CNBC’s Jim Cramer on Tuesday applauded GameStop and AMC Entertainment for issuing new shares, moves he said upset many in the Reddit investing crowd.

The “Mad Money” host took aim at the “hold the line” cohort of investors that get stock tips from the Wall Street Bets forum, saying their plans to offer new shares and raise cash to improve their operations should not be frowned upon.

“If you care about the future of either company or the long-term trajectory of their stocks, issuing shares up here is the right move,” Cramer said. “But the ‘hold the line’ crowd they hate these offerings … and they despise anyone who defends them.”
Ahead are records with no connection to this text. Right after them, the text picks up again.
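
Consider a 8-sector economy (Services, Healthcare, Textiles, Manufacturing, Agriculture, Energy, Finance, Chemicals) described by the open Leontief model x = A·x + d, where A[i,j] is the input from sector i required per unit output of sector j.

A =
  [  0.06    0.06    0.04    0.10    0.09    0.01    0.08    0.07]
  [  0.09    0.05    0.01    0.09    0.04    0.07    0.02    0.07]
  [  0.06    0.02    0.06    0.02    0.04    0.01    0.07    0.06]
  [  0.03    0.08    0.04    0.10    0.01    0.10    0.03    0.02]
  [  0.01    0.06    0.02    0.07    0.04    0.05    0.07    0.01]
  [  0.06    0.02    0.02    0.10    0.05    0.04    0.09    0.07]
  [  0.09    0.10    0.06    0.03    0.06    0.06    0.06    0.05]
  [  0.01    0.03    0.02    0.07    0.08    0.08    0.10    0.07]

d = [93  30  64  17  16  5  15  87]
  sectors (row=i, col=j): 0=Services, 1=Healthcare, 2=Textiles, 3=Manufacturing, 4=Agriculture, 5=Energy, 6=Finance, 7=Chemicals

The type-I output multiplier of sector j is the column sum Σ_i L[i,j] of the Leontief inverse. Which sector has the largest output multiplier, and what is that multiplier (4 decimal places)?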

“It can only go so far,” he added.

AMC expects shareholders to vote in May on a measure authorizing the sale of another 500 million shares on the secondary market. GameStop submitted a prospectus to sell up to 3.5 million shares of common stock in its own equity offering program.

AMC hopes to use the funds to improve its balance sheet, while executives at the beleaguered GameStop seek to engineer a turnaround story.

“AMC and GameStop need money,” Cramer said. “Raising capital is good for both companies and over the long haul, what’s good for the company should be good for the stock.”

As for the “hold the line” strategy, Cramer worries too many investors have unrealistic expectations that they can pile into a stock and force its share price to go up.

“I find this whole narrative insane,” he said. “When the Wall Street Bets cohort takes over the flow of certain stocks, they want to call the shots and they expect management and all the shareholders to obey. Well, frankly, that is a recipe for disappointment.”